US senators have announced an agreement on a bipartisan gun violence bill, marking a small but notable breakthrough on gun control in the wake of recent mass shootings.
Nine days after Senate bargainers agreed to a framework proposal – and 29 years after Congress last enacted major firearms curbs – senators Chris Murphy, a Democrat and John Cornyn, a Republican, told reporters on Tuesday that a final accord on the proposal’s details had been reached.
The legislation would toughen background checks for the youngest firearms buyers, require more sellers to conduct background checks and beef up penalties on gun traffickers. It would also disburse money to states and communities aimed at improving school safety and mental health initiatives.
The bill also contains provisions to curb domestic violence, including prohibiting romantic partners convicted of domestic violence and not married to their victim from getting firearms. And it would provide money to the 19 states and the District of Columbia that have “red flag” laws that make it easier to temporarily take firearms from people adjudged dangerous, and to other states that have violence prevention programs.
Lawmakers released the 80-page bill Tuesday evening. The measure is estimated to cost around $15bn, which Murphy said would be fully paid for.
The legislation lacks the far more potent proposals that Joe Biden supports and Democrats have pushed for years without success, such as banning assault-type weapons or raising the minimum age for buying them, prohibiting high-capacity magazines and requiring background checks for virtually all gun sales. Those measures were derailed by Republican opponents in an evenly divided Senate.
But the bill, if enacted, will still represent a modest but telling shift on an issue that has defied compromise since Bill Clinton was president. Congress prohibited assault-type firearms in 1993 in a ban that expired after a decade, lawmakers’ last sweeping legislation addressing gun violence.

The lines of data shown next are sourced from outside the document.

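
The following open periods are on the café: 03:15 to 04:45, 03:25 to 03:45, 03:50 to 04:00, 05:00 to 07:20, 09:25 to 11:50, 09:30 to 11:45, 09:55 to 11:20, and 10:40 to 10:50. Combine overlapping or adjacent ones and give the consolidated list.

03:15–04:45, 05:00–07:20, 09:25–11:50

03:25–03:45 overlaps/touches 03:15–04:45 → extend to 03:15–04:45.
03:50–04:00 overlaps/touches 03:15–04:45 → extend to 03:15–04:45.
05:00–07:20 is disjoint → start new block.
09:25–11:50 is disjoint → start new block.
09:30–11:45 overlaps/touches 09:25–11:50 → extend to 09:25–11:50.
09:55–11:20 overlaps/touches 09:25–11:50 → extend to 09:25–11:50.
10:40–10:50 overlaps/touches 09:25–11:50 → extend to 09:25–11:50.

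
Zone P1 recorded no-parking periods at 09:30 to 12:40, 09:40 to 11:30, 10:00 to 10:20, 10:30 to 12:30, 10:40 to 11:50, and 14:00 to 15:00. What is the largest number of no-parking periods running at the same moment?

4

At 10:40, 4 of the intervals are simultaneously active.
No point has more.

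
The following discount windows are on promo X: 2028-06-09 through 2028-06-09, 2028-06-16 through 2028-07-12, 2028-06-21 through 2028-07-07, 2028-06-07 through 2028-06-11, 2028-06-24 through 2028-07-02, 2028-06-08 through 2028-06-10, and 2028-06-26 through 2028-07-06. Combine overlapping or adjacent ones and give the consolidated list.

Sort by start: 2028-06-07 through 2028-06-11, 2028-06-08 through 2028-06-10, 2028-06-09 through 2028-06-09, 2028-06-16 through 2028-07-12, 2028-06-21 through 2028-07-07, 2028-06-24 through 2028-07-02, 2028-06-26 through 2028-07-06.
2028-06-08 through 2028-06-10 overlaps/touches 2028-06-07 through 2028-06-11 → extend to 2028-06-07 through 2028-06-11.
2028-06-09 through 2028-06-09 overlaps/touches 2028-06-07 through 2028-06-11 → extend to 2028-06-07 through 2028-06-11.
2028-06-16 through 2028-07-12 is disjoint → start new block.
2028-06-21 through 2028-07-07 overlaps/touches 2028-06-16 through 2028-07-12 → extend to 2028-06-16 through 2028-07-12.
2028-06-24 through 2028-07-02 overlaps/touches 2028-06-16 through 2028-07-12 → extend to 2028-06-16 through 2028-07-12.
2028-06-26 through 2028-07-06 overlaps/touches 2028-06-16 through 2028-07-12 → extend to 2028-06-16 through 2028-07-12.

2028-06-07 through 2028-06-11, 2028-06-16 through 2028-07-12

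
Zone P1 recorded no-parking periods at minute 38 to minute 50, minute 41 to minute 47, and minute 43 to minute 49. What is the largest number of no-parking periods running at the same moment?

Walk the sorted start/end points keeping a running depth.
The depth first hits 3 at minute 43.

3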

Senators have seized on the momentum in the wake of devastating killings in Uvalde, Texas, and Buffalo, New York. Murphy said that after Buffalo and Uvalde: “I saw a level of fear on the faces of the parents and the children that I spoke to that I’ve never seen before.” He said his colleagues also encountered anxiety and fear among voters “not just for the safety of their children, but also a fear about the ability of government to rise to this moment and do something, and do something meaningful.”
This bill, Murphy said, was a partisan breakthrough that would “save thousands of lives.” Before entering the Senate, his House district included Newtown, Connecticut, where 20 children and six staff members perished in a 2012 mass shooting at Sandy Hook elementary school.
“Some think it goes too far, others think it doesn’t go far enough. And I get it. It’s the nature of compromise,” Cornyn said.
But he added, “I believe that the same people who are telling us to do something are sending us a clear message, to do what we can to keep our children and communities safe. I’m confident this legislation moves us in a positive direction.”
The Senate majority leader, Chuck Schumer, said his chamber would begin debating the measure right away and move to final passage “as quickly as possible”.
And in a positive sign about its fate, Senate minority leader Mitch McConnell voiced his support, calling it “a commonsense package of popular steps that will help make these horrifying incidents less likely while fully upholding the Second Amendment rights of law-abiding citizens.”
The National Rifle Association, which has spent decades derailing gun control legislation, said it opposed the measure. “It falls short at every level. It does little to truly address violent crime while opening the door to unnecessary burdens on the exercise of Second Amendment freedom by law-abiding gun owners,” the gun lobby group said.
The measure will need at least 10 Republican votes to reach the 60-vote threshold major bills often need in the 50-50 Senate. Ten Republican senators had joined with 10 Democrats in backing the framework, and Cornyn told reporters that “I think there will be at least” 10 GOP votes for the measure.
What’s uncertain is whether the agreement and its passage would mark the beginning of slow but gradual congressional action to curb gun violence, or the high water mark on the issue. Until Buffalo and Uvalde, a numbing parade of mass slayings – at sites including elementary and high schools, houses of worship, military facilities, bars and the Las Vegas Strip – have yielded only stalemate in Washington.
“Thirty years, murder after murder, suicide after suicide, mass shooting after mass shooting, Congress did nothing,” Murphy said. “This week we have a chance to break this 30-year period of silence with a bill that changes our laws in a way that will save thousands of lives.”